Anyone who’s seen Frozen Empire – if you haven’t, then this is your last warning for spoilers – then you’ll probably know what this subplot is already. It’s the one about Phoebe Spengler (McKenna Grace) and her relationship with a ghost, Melody (Emily Alyn Lind). Established early on in Frozen Empire's overstuffed, multi-strand story, it’s returned to repeatedly, with the comedy-adventure bits of the plot cutting away to Phoebe and Melody’s cautious friendship.

Podcast | Ghostbusters: Frozen Empire with director and co-writer Gil Kenan

In acting and writing terms, these are some of the most understated and captivating scenes in the whole film: they’re moments that invite us to lean in and listen rather than pin us back in our seats with in-jokes or flickering visual effects. By now, Phoebe’s a teenager and not a kid, as she was in Ghostbusters: Afterlife; at the same time, it’s established that, at 15, she’s still too young to be a Ghostbuster. Like so many people of her age, she’s between two stools – still not too sure who she is.

When Melody appears to take part in a nocturnal game of chess, Phoebe therefore finds a literal kindred spirit; the script is at pains to tell us that Melody was almost exactly Melody’s age when she died. There’s an immediate spark between the two, and a braver, bolder script would have had the nerve to say out loud what Frozen Empire only hints at: were Melody still a mortal, the two might have fallen in love.

Even separated by death – much like the couple in 1990’s Ghost – it’s still evident, even in Frozen Empire’s telling of the story, that Phoebe regards Melody as more than just a friend. Otherwise, why would she go to the risk of going into the device capable of separating her spirit from her physical body? For the briefest second, it looks as though Melody and ghost-Phoebe might share a kiss.

At any rate, Phoebe quickly learns that she’s been betrayed: Melody has essentially flirty-fished her into leaving her body so her voice can summon the ancient ice god everyone keeps harping on about. It should have been a shocking moment where we get to share in Phoebe’s heartbreak; instead, in a bizarre storytelling decision, Melody’s treachery was already signposted in an earlier scene.

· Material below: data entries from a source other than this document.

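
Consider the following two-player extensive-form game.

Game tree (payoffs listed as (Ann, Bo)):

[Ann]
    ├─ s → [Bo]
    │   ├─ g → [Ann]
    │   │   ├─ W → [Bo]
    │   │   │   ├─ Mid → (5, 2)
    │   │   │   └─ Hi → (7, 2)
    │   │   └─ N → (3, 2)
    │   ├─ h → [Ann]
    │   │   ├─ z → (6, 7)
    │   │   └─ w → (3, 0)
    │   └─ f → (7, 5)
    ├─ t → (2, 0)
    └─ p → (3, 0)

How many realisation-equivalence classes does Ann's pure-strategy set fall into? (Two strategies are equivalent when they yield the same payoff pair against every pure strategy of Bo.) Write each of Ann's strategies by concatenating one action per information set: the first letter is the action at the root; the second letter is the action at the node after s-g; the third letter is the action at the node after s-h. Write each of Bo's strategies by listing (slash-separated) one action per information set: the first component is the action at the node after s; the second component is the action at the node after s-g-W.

Ann has 12 pure strategies: sWz, sWw, sNz, sNw, tWz, tWw, tNz, tNw, pWz, pWw, pNz, pNw. Columns: g/Mid, g/Hi, h/Mid, h/Hi, f/Mid, f/Hi.
{sWz} → row (5,2) (7,2) (6,7) (6,7) (7,5) (7,5)
{sWw} → row (5,2) (7,2) (3,0) (3,0) (7,5) (7,5)
{sNz} → row (3,2) (3,2) (6,7) (6,7) (7,5) (7,5)
{sNw} → row (3,2) (3,2) (3,0) (3,0) (7,5) (7,5)
{tWz, tWw, tNz, tNw} → row (2,0) (2,0) (2,0) (2,0) (2,0) (2,0)
{pWz, pWw, pNz, pNw} → row (3,0) (3,0) (3,0) (3,0) (3,0) (3,0)
That's 6 distinct rows out of 12 strategies.

6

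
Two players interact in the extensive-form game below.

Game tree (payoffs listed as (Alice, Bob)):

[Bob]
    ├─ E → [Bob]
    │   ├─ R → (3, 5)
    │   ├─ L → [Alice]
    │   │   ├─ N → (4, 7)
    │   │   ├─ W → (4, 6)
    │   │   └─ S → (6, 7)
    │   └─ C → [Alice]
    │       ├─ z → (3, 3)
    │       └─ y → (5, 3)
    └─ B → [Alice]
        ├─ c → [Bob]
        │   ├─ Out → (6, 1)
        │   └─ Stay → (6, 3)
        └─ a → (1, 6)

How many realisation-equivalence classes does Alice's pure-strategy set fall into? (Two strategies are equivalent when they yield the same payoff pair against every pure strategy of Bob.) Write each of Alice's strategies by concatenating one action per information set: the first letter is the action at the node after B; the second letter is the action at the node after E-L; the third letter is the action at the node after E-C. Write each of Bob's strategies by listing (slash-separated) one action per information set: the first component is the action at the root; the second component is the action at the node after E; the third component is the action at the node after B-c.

12

Alice has 12 pure strategies: cNz, cNy, cWz, cWy, cSz, cSy, aNz, aNy, aWz, aWy, aSz, aSy. Columns: E/R/Out, E/R/Stay, E/L/Out, E/L/Stay, E/C/Out, E/C/Stay, B/R/Out, B/R/Stay, B/L/Out, B/L/Stay, B/C/Out, B/C/Stay.
{cNz} → row (3,5) (3,5) (4,7) (4,7) (3,3) (3,3) (6,1) (6,3) (6,1) (6,3) (6,1) (6,3)
{cNy} → row (3,5) (3,5) (4,7) (4,7) (5,3) (5,3) (6,1) (6,3) (6,1) (6,3) (6,1) (6,3)
{cWz} → row (3,5) (3,5) (4,6) (4,6) (3,3) (3,3) (6,1) (6,3) (6,1) (6,3) (6,1) (6,3)
{cWy} → row (3,5) (3,5) (4,6) (4,6) (5,3) (5,3) (6,1) (6,3) (6,1) (6,3) (6,1) (6,3)
{cSz} → row (3,5) (3,5) (6,7) (6,7) (3,3) (3,3) (6,1) (6,3) (6,1) (6,3) (6,1) (6,3)
{cSy} → row (3,5) (3,5) (6,7) (6,7) (5,3) (5,3) (6,1) (6,3) (6,1) (6,3) (6,1) (6,3)
{aNz} → row (3,5) (3,5) (4,7) (4,7) (3,3) (3,3) (1,6) (1,6) (1,6) (1,6) (1,6) (1,6)
{aNy} → row (3,5) (3,5) (4,7) (4,7) (5,3) (5,3) (1,6) (1,6) (1,6) (1,6) (1,6) (1,6)
{aWz} → row (3,5) (3,5) (4,6) (4,6) (3,3) (3,3) (1,6) (1,6) (1,6) (1,6) (1,6) (1,6)
{aWy} → row (3,5) (3,5) (4,6) (4,6) (5,3) (5,3) (1,6) (1,6) (1,6) (1,6) (1,6) (1,6)
{aSz} → row (3,5) (3,5) (6,7) (6,7) (3,3) (3,3) (1,6) (1,6) (1,6) (1,6) (1,6) (1,6)
{aSy} → row (3,5) (3,5) (6,7) (6,7) (5,3) (5,3) (1,6) (1,6) (1,6) (1,6) (1,6) (1,6)
That's 12 distinct rows out of 12 strategies.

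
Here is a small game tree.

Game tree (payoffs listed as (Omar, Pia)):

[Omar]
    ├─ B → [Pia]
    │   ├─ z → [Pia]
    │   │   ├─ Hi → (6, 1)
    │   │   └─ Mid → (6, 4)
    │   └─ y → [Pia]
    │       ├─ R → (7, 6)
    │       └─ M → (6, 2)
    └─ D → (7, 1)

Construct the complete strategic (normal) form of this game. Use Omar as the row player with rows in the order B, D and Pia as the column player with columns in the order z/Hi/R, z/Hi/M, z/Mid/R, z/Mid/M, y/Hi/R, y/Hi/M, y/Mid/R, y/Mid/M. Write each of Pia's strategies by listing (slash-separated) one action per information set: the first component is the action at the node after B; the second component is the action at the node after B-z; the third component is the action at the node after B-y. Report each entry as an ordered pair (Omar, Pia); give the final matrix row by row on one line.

Row B: z/Hi/R→(6,1), z/Hi/M→(6,1), z/Mid/R→(6,4), z/Mid/M→(6,4), y/Hi/R→(7,6), y/Hi/M→(6,2), y/Mid/R→(7,6), y/Mid/M→(6,2)
Row D: z/Hi/R→(7,1), z/Hi/M→(7,1), z/Mid/R→(7,1), z/Mid/M→(7,1), y/Hi/R→(7,1), y/Hi/M→(7,1), y/Mid/R→(7,1), y/Mid/M→(7,1)

B: (6,1) (6,1) (6,4) (6,4) (7,6) (6,2) (7,6) (6,2) | D: (7,1) (7,1) (7,1) (7,1) (7,1) (7,1) (7,1) (7,1)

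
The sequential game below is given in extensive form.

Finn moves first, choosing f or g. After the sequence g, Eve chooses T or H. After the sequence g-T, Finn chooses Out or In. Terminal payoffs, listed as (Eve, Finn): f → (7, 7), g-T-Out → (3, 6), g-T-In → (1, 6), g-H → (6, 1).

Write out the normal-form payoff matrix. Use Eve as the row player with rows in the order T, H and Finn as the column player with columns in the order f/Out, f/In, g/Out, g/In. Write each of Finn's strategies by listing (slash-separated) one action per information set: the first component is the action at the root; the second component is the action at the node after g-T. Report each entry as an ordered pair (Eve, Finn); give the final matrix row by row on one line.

T: (7,7) (7,7) (3,6) (1,6) | H: (7,7) (7,7) (6,1) (6,1)

Row T: f/Out→(7,7), f/In→(7,7), g/Out→(3,6), g/In→(1,6)
Row H: f/Out→(7,7), f/In→(7,7), g/Out→(6,1), g/In→(6,1)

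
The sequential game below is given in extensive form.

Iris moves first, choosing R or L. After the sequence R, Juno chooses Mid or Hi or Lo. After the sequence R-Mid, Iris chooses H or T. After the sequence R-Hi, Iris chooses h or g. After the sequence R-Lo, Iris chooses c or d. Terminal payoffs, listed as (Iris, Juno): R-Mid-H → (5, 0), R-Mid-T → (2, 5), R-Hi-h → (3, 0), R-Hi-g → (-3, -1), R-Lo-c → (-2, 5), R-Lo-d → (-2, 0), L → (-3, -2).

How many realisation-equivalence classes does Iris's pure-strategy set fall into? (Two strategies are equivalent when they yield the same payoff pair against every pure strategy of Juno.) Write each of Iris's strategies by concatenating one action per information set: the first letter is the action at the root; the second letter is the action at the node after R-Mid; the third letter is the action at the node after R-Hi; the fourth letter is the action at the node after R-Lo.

Iris has 16 pure strategies: RHhc, RHhd, RHgc, RHgd, RThc, RThd, RTgc, RTgd, LHhc, LHhd, LHgc, LHgd, LThc, LThd, LTgc, LTgd. Columns: Mid, Hi, Lo.
{RHhc} → row (5,0) (3,0) (-2,5)
{RHhd} → row (5,0) (3,0) (-2,0)
{RHgc} → row (5,0) (-3,-1) (-2,5)
{RHgd} → row (5,0) (-3,-1) (-2,0)
{RThc} → row (2,5) (3,0) (-2,5)
{RThd} → row (2,5) (3,0) (-2,0)
{RTgc} → row (2,5) (-3,-1) (-2,5)
{RTgd} → row (2,5) (-3,-1) (-2,0)
{LHhc, LHhd, LHgc, LHgd, LThc, LThd, LTgc, LTgd} → row (-3,-2) (-3,-2) (-3,-2)
That's 9 distinct rows out of 16 strategies.

9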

Thereafter, Frozen Empire heads off into its last act, in which we watch what feels like 50 ensemble characters suit up for the final battle against the big, CGI god-villain thing. The Ghostbusters emerge victorious, and the film ends with a neat sentiment about family or something or other. Phoebe and Melody share a final moment before the latter rejoins her family in the sub-atomic afterlife, and the story quickly moves on.

None of this is to say that Ghostbusters: Afterlife had to jettison all of the flight suits, ghost traps or other bits and pieces fans love and remember from the earlier movies. But in its rush to include a bit of absolutely everything – appearances from the 1984 cast, including Slimer, for no particular reason – and try to give all of its characters something to do, the film misplaces its emotional core. From a distance, Frozen Empire looks like an ensemble movie, but it isn’t – it’s a movie about Phoebe and her finding her place in the world. It’s about her experiencing her first crush and her first heartbreak, and learning how to recover from that. It’s a coming-of-age story that has become so over-cluttered by distractions that the central thread was lost.

Was Frozen Empire originally written as Phoebe’s story, with the other stuff added afterwards? Did executives at Sony insist on these changes? Or did its screenwriters simply overlook what was sitting right in front of them? From this position on a windswept isle far outside Hollywood, it’s impossible to know for sure. But right there, buried under layers of frost and references, is the warm centre that could have turned Frozen Empire from a pleasant family outing into something truly memorable.

Ghostbusters: Frozen Empire is in cinemas now.